Antisemitische Parolen und scharfe Patrone: Münchner Hauptsynagoge erhält Drohbrief 

Ein unbekannter Absender hat einen Brief mit antisemitischen Parolen und einer scharfen Patrone an die Hauptsynagoge am Sankt-Jakobs-Platz in der Altstadt geschickt. Der Brief wurde vom Sicherheitsdienst abgefangen. Der Staatsschutz der Polizei ermittelt. 
von  Ralph Hub
Die Synagoge am Sankt-Jakobs-Platz:Der Sicherheitsdienst hat den Drohbrief abgefangen und der Polizei übergeben. Der Staatsschutz ermittelt.
Die Synagoge am Sankt-Jakobs-Platz:Der Sicherheitsdienst hat den Drohbrief abgefangen und der Polizei übergeben. Der Staatsschutz ermittelt. © Peter Kneffel

Der Sicherheitsdienst der Hauptsynagoge hat einen antisemitischen Drohbrief abgefangen. In dem Kuvert lag neben einem Zettel mit antiisraelischen und antisemitischen Parolen auch eine scharfe Patrone. Beides wird inzwischen im Kriminallabor untersucht. Der Staatsschutz im Präsidium hat umfangreiche Ermittlungen eingeleitet.
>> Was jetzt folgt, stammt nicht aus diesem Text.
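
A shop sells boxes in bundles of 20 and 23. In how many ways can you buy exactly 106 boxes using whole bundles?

Need nonnegative integers with 20j + 23k = 106.
gcd(20, 23) = 1, and 20·(-8) + 23·(7) = 1.
So (j₀, k₀) = (-848, 742); general j = -848 + 23t, k = 742 - 20t.
j ≥ 0 ⇒ t ≥ 37; k ≥ 0 ⇒ t ≤ 37. That's 1 value of t.

1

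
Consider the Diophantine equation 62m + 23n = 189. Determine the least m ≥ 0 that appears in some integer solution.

gcd(62, 23):
  62 = 2*23 + 16
  23 = 1*16 + 7
  16 = 2*7 + 2
  7 = 3*2 + 1
  2 = 2*1
so gcd(62, 23) = 1.
1 divides 189, so solutions exist.
Back-substitute for Bézout coefficients:
  1 = 7 - 3*2
  ... = 62*(-10) + 23*(27)
Scale by 189/1 = 189: (m₀, n₀) = (-1890, 5103).
General solution: m = -1890 + 23t, n = 5103 - 62t for integer t.
m ≥ 0: smallest is -1890 mod 23 = 19 (at t = 83), with n = -43.

19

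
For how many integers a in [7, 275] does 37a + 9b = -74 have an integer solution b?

30

gcd(37, 9):
  37 = 4*9 + 1
  9 = 9*1
so gcd(37, 9) = 1.
Back-substitute for Bézout coefficients:
  1 = 37 - 4*9
  ... = 37*(1) + 9*(-4)
Scale by -74: particular solution (-74, 296); reduce a mod 9: (7, -37).
General solution: a = 7 + 9t, b = -37 - 37t for integer t.
7 ≤ 7 + 9t ≤ 275 gives t ∈ [0, 29], which is 30 values.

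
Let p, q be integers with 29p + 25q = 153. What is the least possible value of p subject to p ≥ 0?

gcd(29, 25) = 1  (29 = 1·25 + 4, 25 = 6·4 + 1, 4 = 4·1).
1 divides 153, so solutions exist.
Back-substituting, 29·(-6) + 25·(7) = 1.
Scale by 153/1 = 153: (p₀, q₀) = (-918, 1071).
General solution: p = -918 + 25t, q = 1071 - 29t for integer t.
p ≥ 0: smallest is -918 mod 25 = 7 (at t = 37), with q = -2.

7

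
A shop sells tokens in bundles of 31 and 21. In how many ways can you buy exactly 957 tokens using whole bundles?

Need nonnegative integers with 31j + 21k = 957.
gcd(31, 21) = 1, and 31·(-2) + 21·(3) = 1.
So (j₀, k₀) = (-1914, 2871); general j = -1914 + 21t, k = 2871 - 31t.
j ≥ 0 ⇒ t ≥ 92; k ≥ 0 ⇒ t ≤ 92. That's 1 value of t.

1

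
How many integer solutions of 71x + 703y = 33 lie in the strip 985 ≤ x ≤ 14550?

19

gcd(703, 71) = 1.
By Bézout, 71×(-99) + 703×(10) = 1.
Particular solution: (248, -25).
General solution: x = 248 + 703t, y = -25 - 71t for integer t.
985 ≤ 248 + 703t ≤ 14550 gives t ∈ [2, 20], which is 19 values.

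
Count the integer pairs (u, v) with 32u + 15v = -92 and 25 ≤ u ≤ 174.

10

gcd(32, 15) = 1.
By Bézout, 32*(-7) + 15*(15) = 1.
Particular solution: (14, -36).
General solution: u = 14 + 15t, v = -36 - 32t for integer t.
25 ≤ 14 + 15t ≤ 174 gives t ∈ [1, 10], which is 10 values.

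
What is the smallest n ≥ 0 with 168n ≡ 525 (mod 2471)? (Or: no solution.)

gcd(2471, 168) = 7  (2471 = 14·168 + 119, 168 = 1·119 + 49, 119 = 2·49 + 21, 49 = 2·21 + 7, 21 = 3·7).
7 divides 525, so solutions exist.
Back-substituting, 168·(103) + 2471·(-7) = 7.
So 168·(103) ≡ 7 (mod 2471); multiply by 75: n ≡ 7725 (mod 353).
Smallest nonnegative: n = 7725 mod 353 = 312.

312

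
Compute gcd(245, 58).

gcd(245, 58) = 1  (245 = 4×58 + 13, 58 = 4×13 + 6, 13 = 2×6 + 1, 6 = 6×1).

1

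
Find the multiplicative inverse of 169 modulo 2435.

gcd(2435, 169) = 1  (2435 = 14×169 + 69, 169 = 2×69 + 31, 69 = 2×31 + 7, 31 = 4×7 + 3, 7 = 2×3 + 1, 3 = 3×1).
Back-substituting, 169×(-706) + 2435×(49) = 1.
So 169×-706 ≡ 1 (mod 2435), and -706 mod 2435 = 1729.

1729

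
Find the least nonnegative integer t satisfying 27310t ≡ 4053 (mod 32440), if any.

no solution

gcd(32440, 27310) = 10  (32440 = 1×27310 + 5130, 27310 = 5×5130 + 1660, 5130 = 3×1660 + 150, 1660 = 11×150 + 10, 150 = 15×10).
10 does not divide 4053, so the congruence has no solution.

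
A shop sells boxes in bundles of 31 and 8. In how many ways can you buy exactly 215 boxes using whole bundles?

1

Need nonnegative integers with 31j + 8k = 215.
gcd(31, 8) = 1, and 31·(-1) + 8·(4) = 1.
So (j₀, k₀) = (-215, 860); general j = -215 + 8t, k = 860 - 31t.
j ≥ 0 ⇒ t ≥ 27; k ≥ 0 ⇒ t ≤ 27. That's 1 value of t.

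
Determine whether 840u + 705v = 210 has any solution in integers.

gcd(840, 705):
  840 = 1×705 + 135
  705 = 5×135 + 30
  135 = 4×30 + 15
  30 = 2×15
so gcd(840, 705) = 15.
15 divides 210, so integer solutions exist.

yes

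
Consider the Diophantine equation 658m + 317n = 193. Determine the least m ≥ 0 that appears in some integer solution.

259

gcd(658, 317) = 1.
1 divides 193, so solutions exist.
By Bézout, 658·(-66) + 317·(137) = 1.
Scale by 193/1 = 193: (m₀, n₀) = (-12738, 26441).
General solution: m = -12738 + 317t, n = 26441 - 658t for integer t.
m ≥ 0: smallest is -12738 mod 317 = 259 (at t = 41), with n = -537.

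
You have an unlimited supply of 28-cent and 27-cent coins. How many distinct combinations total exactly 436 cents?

Need nonnegative integers with 28j + 27k = 436.
gcd(28, 27) = 1, and 28·(1) + 27·(-1) = 1.
So (j₀, k₀) = (436, -436); general j = 436 + 27t, k = -436 - 28t.
j ≥ 0 ⇒ t ≥ -16; k ≥ 0 ⇒ t ≤ -16. That's 1 value of t.

1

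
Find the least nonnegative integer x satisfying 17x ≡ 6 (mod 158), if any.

84

gcd(158, 17) = 1.
1 divides 6, so solutions exist.
By Bézout, 17·(-65) + 158·(7) = 1.
So 17·(-65) ≡ 1 (mod 158); multiply by 6: x ≡ -390 (mod 158).
Smallest nonnegative: x = -390 mod 158 = 84.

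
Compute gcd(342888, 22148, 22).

gcd(342888, 22148) = 28.
gcd(28, 22) = 2.

2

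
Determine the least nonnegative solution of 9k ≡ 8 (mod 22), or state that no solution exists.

18

gcd(22, 9) = 1.
1 divides 8, so solutions exist.
By Bézout, 9×(5) + 22×(-2) = 1.
So 9×(5) ≡ 1 (mod 22); multiply by 8: k ≡ 40 (mod 22).
Smallest nonnegative: k = 40 mod 22 = 18.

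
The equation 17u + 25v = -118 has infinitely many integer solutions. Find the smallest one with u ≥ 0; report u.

gcd(25, 17) = 1.
1 divides -118, so solutions exist.
By Bézout, 17×(3) + 25×(-2) = 1.
Scale by -118/1 = -118: (u₀, v₀) = (-354, 236).
General solution: u = -354 + 25t, v = 236 - 17t for integer t.
u ≥ 0: smallest is -354 mod 25 = 21 (at t = 15), with v = -19.

21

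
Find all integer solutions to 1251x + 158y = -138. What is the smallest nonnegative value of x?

120

gcd(1251, 158) = 1  (1251 = 7×158 + 145, 158 = 1×145 + 13, 145 = 11×13 + 2, 13 = 6×2 + 1, 2 = 2×1).
1 divides -138, so solutions exist.
Back-substituting, 1251×(-73) + 158×(578) = 1.
Scale by -138/1 = -138: (x₀, y₀) = (10074, -79764).
General solution: x = 10074 + 158t, y = -79764 - 1251t for integer t.
x ≥ 0: smallest is 10074 mod 158 = 120 (at t = -63), with y = -951.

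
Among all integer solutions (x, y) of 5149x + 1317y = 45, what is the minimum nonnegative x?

gcd(5149, 1317):
  5149 = 3×1317 + 1198
  1317 = 1×1198 + 119
  1198 = 10×119 + 8
  119 = 14×8 + 7
  8 = 1×7 + 1
  7 = 7×1
so gcd(5149, 1317) = 1.
1 divides 45, so solutions exist.
Back-substitute for Bézout coefficients:
  1 = 8 - 1×7
  ... = 5149×(166) + 1317×(-649)
Scale by 45/1 = 45: (x₀, y₀) = (7470, -29205).
General solution: x = 7470 + 1317t, y = -29205 - 5149t for integer t.
x ≥ 0: smallest is 7470 mod 1317 = 885 (at t = -5), with y = -3460.

885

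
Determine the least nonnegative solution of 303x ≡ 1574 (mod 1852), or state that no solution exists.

158

gcd(1852, 303) = 1.
1 divides 1574, so solutions exist.
By Bézout, 303×(599) + 1852×(-98) = 1.
So 303×(599) ≡ 1 (mod 1852); multiply by 1574: x ≡ 942826 (mod 1852).
Smallest nonnegative: x = 942826 mod 1852 = 158.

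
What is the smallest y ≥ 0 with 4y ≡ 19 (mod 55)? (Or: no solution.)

46

gcd(55, 4):
  55 = 13×4 + 3
  4 = 1×3 + 1
  3 = 3×1
so gcd(55, 4) = 1.
1 divides 19, so solutions exist.
Back-substitute for Bézout coefficients:
  1 = 4 - 1×3
  ... = 4×(14) + 55×(-1)
So 4×(14) ≡ 1 (mod 55); multiply by 19: y ≡ 266 (mod 55).
Smallest nonnegative: y = 266 mod 55 = 46.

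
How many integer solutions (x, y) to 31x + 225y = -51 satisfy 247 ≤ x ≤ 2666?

gcd(225, 31) = 1.
By Bézout, 31×(-29) + 225×(4) = 1.
Particular solution: (129, -18).
General solution: x = 129 + 225t, y = -18 - 31t for integer t.
247 ≤ 129 + 225t ≤ 2666 gives t ∈ [1, 11], which is 11 values.

11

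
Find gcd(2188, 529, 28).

1

gcd(2188, 529) = 1.
gcd(1, 28) = 1.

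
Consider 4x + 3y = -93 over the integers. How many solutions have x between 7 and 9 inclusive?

gcd(4, 3):
  4 = 1*3 + 1
  3 = 3*1
so gcd(4, 3) = 1.
Back-substitute for Bézout coefficients:
  1 = 4 - 1*3
  ... = 4*(1) + 3*(-1)
Scale by -93: particular solution (-93, 93); reduce x mod 3: (0, -31).
General solution: x = 0 + 3t, y = -31 - 4t for integer t.
7 ≤ 0 + 3t ≤ 9 gives t ∈ [3, 3], which is 1 value.

1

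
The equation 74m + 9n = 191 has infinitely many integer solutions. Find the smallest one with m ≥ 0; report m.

gcd(74, 9):
  74 = 8·9 + 2
  9 = 4·2 + 1
  2 = 2·1
so gcd(74, 9) = 1.
1 divides 191, so solutions exist.
Back-substitute for Bézout coefficients:
  1 = 9 - 4·2
  ... = 74·(-4) + 9·(33)
Scale by 191/1 = 191: (m₀, n₀) = (-764, 6303).
General solution: m = -764 + 9t, n = 6303 - 74t for integer t.
m ≥ 0: smallest is -764 mod 9 = 1 (at t = 85), with n = 13.

1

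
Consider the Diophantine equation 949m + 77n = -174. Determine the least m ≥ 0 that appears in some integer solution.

30

gcd(949, 77):
  949 = 12×77 + 25
  77 = 3×25 + 2
  25 = 12×2 + 1
  2 = 2×1
so gcd(949, 77) = 1.
1 divides -174, so solutions exist.
Back-substitute for Bézout coefficients:
  1 = 25 - 12×2
  ... = 949×(37) + 77×(-456)
Scale by -174/1 = -174: (m₀, n₀) = (-6438, 79344).
General solution: m = -6438 + 77t, n = 79344 - 949t for integer t.
m ≥ 0: smallest is -6438 mod 77 = 30 (at t = 84), with n = -372.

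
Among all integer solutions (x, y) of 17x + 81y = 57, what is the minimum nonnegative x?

gcd(81, 17) = 1.
1 divides 57, so solutions exist.
By Bézout, 17·(-19) + 81·(4) = 1.
Scale by 57/1 = 57: (x₀, y₀) = (-1083, 228).
General solution: x = -1083 + 81t, y = 228 - 17t for integer t.
x ≥ 0: smallest is -1083 mod 81 = 51 (at t = 14), with y = -10.

51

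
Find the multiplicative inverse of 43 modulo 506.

gcd(506, 43) = 1  (506 = 11·43 + 33, 43 = 1·33 + 10, 33 = 3·10 + 3, 10 = 3·3 + 1, 3 = 3·1).
Back-substituting, 43·(153) + 506·(-13) = 1.
So 43·153 ≡ 1 (mod 506), and 153 mod 506 = 153.

153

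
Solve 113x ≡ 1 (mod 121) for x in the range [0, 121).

15

gcd(121, 113) = 1  (121 = 1·113 + 8, 113 = 14·8 + 1, 8 = 8·1).
Back-substituting, 113·(15) + 121·(-14) = 1.
So 113·15 ≡ 1 (mod 121), and 15 mod 121 = 15.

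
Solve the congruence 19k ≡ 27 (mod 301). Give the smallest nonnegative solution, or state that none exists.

144

gcd(301, 19) = 1.
1 divides 27, so solutions exist.
By Bézout, 19·(-95) + 301·(6) = 1.
So 19·(-95) ≡ 1 (mod 301); multiply by 27: k ≡ -2565 (mod 301).
Smallest nonnegative: k = -2565 mod 301 = 144.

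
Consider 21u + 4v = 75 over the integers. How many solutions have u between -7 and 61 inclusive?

gcd(21, 4):
  21 = 5·4 + 1
  4 = 4·1
so gcd(21, 4) = 1.
Back-substitute for Bézout coefficients:
  1 = 21 - 5·4
  ... = 21·(1) + 4·(-5)
Scale by 75: particular solution (75, -375); reduce u mod 4: (3, 3).
General solution: u = 3 + 4t, v = 3 - 21t for integer t.
-7 ≤ 3 + 4t ≤ 61 gives t ∈ [-2, 14], which is 17 values.

17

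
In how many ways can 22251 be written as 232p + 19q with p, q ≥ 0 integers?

gcd(232, 19) = 1  (232 = 12*19 + 4, 19 = 4*4 + 3, 4 = 1*3 + 1, 3 = 3*1).
Back-substituting, 232*(5) + 19*(-61) = 1.
Scale by 22251: one solution is (111255, -1357311). Reduce p mod 19: (10, 1049).
General: p = 10 + 19t, q = 1049 - 232t.
p ≥ 0 ⇒ t ≥ 0; q ≥ 0 ⇒ t ≤ 4. So t ∈ [0, 4]: 5 solutions.

5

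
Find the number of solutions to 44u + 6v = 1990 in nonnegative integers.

15

gcd(44, 6):
  44 = 7*6 + 2
  6 = 3*2
so gcd(44, 6) = 2.
Back-substitute for Bézout coefficients:
  2 = 44 - 7*6
  ... = 44*(1) + 6*(-7)
Scale by 995: one solution is (995, -6965). Reduce u mod 3: (2, 317).
General: u = 2 + 3t, v = 317 - 22t.
u ≥ 0 ⇒ t ≥ 0; v ≥ 0 ⇒ t ≤ 14. So t ∈ [0, 14]: 15 solutions.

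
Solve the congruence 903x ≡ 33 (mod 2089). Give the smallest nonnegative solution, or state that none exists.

1513

gcd(2089, 903) = 1.
1 divides 33, so solutions exist.
By Bézout, 903×(-967) + 2089×(418) = 1.
So 903×(-967) ≡ 1 (mod 2089); multiply by 33: x ≡ -31911 (mod 2089).
Smallest nonnegative: x = -31911 mod 2089 = 1513.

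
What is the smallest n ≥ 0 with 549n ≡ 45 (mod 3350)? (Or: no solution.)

55

gcd(3350, 549):
  3350 = 6×549 + 56
  549 = 9×56 + 45
  56 = 1×45 + 11
  45 = 4×11 + 1
  11 = 11×1
so gcd(3350, 549) = 1.
1 divides 45, so solutions exist.
Back-substitute for Bézout coefficients:
  1 = 45 - 4×11
  ... = 549×(299) + 3350×(-49)
So 549×(299) ≡ 1 (mod 3350); multiply by 45: n ≡ 13455 (mod 3350).
Smallest nonnegative: n = 13455 mod 3350 = 55.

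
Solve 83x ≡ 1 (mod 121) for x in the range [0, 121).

gcd(121, 83):
  121 = 1×83 + 38
  83 = 2×38 + 7
  38 = 5×7 + 3
  7 = 2×3 + 1
  3 = 3×1
so gcd(121, 83) = 1.
Back-substitute for Bézout coefficients:
  1 = 7 - 2×3
  ... = 83×(35) + 121×(-24)
So 83×35 ≡ 1 (mod 121), and 35 mod 121 = 35.

35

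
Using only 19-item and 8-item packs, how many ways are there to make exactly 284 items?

2

Need nonnegative integers with 19j + 8k = 284.
gcd(19, 8) = 1, and 19·(3) + 8·(-7) = 1.
So (j₀, k₀) = (852, -1988); general j = 852 + 8t, k = -1988 - 19t.
j ≥ 0 ⇒ t ≥ -106; k ≥ 0 ⇒ t ≤ -105. That's 2 values of t.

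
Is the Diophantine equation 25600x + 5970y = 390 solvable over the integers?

yes

gcd(25600, 5970) = 10  (25600 = 4×5970 + 1720, 5970 = 3×1720 + 810, 1720 = 2×810 + 100, 810 = 8×100 + 10, 100 = 10×10).
10 divides 390, so integer solutions exist.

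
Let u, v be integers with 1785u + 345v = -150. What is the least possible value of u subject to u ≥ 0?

gcd(1785, 345):
  1785 = 5·345 + 60
  345 = 5·60 + 45
  60 = 1·45 + 15
  45 = 3·15
so gcd(1785, 345) = 15.
15 divides -150, so solutions exist.
Back-substitute for Bézout coefficients:
  15 = 60 - 1·45
  ... = 1785·(6) + 345·(-31)
Scale by -150/15 = -10: (u₀, v₀) = (-60, 310).
General solution: u = -60 + 23t, v = 310 - 119t for integer t.
u ≥ 0: smallest is -60 mod 23 = 9 (at t = 3), with v = -47.

9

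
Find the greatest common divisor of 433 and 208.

gcd(433, 208) = 1  (433 = 2×208 + 17, 208 = 12×17 + 4, 17 = 4×4 + 1, 4 = 4×1).

1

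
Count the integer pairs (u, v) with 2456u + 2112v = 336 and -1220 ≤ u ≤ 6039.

gcd(2456, 2112):
  2456 = 1·2112 + 344
  2112 = 6·344 + 48
  344 = 7·48 + 8
  48 = 6·8
so gcd(2456, 2112) = 8.
Back-substitute for Bézout coefficients:
  8 = 344 - 7·48
  ... = 2456·(43) + 2112·(-50)
Scale by 42: particular solution (1806, -2100); reduce u mod 264: (222, -258).
General solution: u = 222 + 264t, v = -258 - 307t for integer t.
-1220 ≤ 222 + 264t ≤ 6039 gives t ∈ [-5, 22], which is 28 values.

28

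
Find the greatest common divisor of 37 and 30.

gcd(37, 30) = 1  (37 = 1*30 + 7, 30 = 4*7 + 2, 7 = 3*2 + 1, 2 = 2*1).

1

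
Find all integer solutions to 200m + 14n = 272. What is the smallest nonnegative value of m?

gcd(200, 14) = 2.
2 divides 272, so solutions exist.
By Bézout, 200*(-3) + 14*(43) = 2.
Scale by 272/2 = 136: (m₀, n₀) = (-408, 5848).
General solution: m = -408 + 7t, n = 5848 - 100t for integer t.
m ≥ 0: smallest is -408 mod 7 = 5 (at t = 59), with n = -52.

5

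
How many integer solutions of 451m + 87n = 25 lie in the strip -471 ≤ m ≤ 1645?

gcd(451, 87):
  451 = 5*87 + 16
  87 = 5*16 + 7
  16 = 2*7 + 2
  7 = 3*2 + 1
  2 = 2*1
so gcd(451, 87) = 1.
Back-substitute for Bézout coefficients:
  1 = 7 - 3*2
  ... = 451*(-38) + 87*(197)
Scale by 25: particular solution (-950, 4925); reduce m mod 87: (7, -36).
General solution: m = 7 + 87t, n = -36 - 451t for integer t.
-471 ≤ 7 + 87t ≤ 1645 gives t ∈ [-5, 18], which is 24 values.

24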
Sicherheitsdienst fängt Drohbrief ab

Der Brief lag am Donnerstag in der Post. Der Sicherheitsdienst in der Hauptsynagoge überprüft routinemäßig alle eingehenden Postsendungen, dabei fiel gegen Mittag ein bestimmter Brief auf. Die Polizei wurde alarmiert. Beamte stellten das Kuvert samt Inhalt sicher.

In dem Brief standen antisemitische Parolen, wie die Polizei am Freitag mitteilte. Nähere Angaben zum Inhalt machte eine Polizeisprecherin aus ermittlungstechnischen Gründen nicht. Unbekannt ist auch, ob der Absender seine Identität genannt hat, oder den Brief anonym verschickte.

Keine Hinweise auf konkrete Bedrohung

Laut aktuellem Ermittlungsstand bestehe keine konkrete Gefahr für die Synagoge, sagte eine Polizeisprecherin. Man habe umfangreiche Ermittlungen eingeleitet, um den Absender des Briefes zu identifizieren.

Patrone für eine scharfe Schusswaffe

Untersuchungen der Munition ergaben inzwischen: Die Patrone in dem Brief war tatsächlich scharf und könnte vom Kaliber her zu einer Pistole oder einem Revolver passen, wie das Präsidium mitteilte. Die weiteren Ermittlungen werden vom Kriminalfachdezernat 4 im Polizeipräsidium geführt, zu dem beim Staatsschutz das Kommissariat K 44, zuständig für Straftaten aus dem rechten Spektrum, gehört.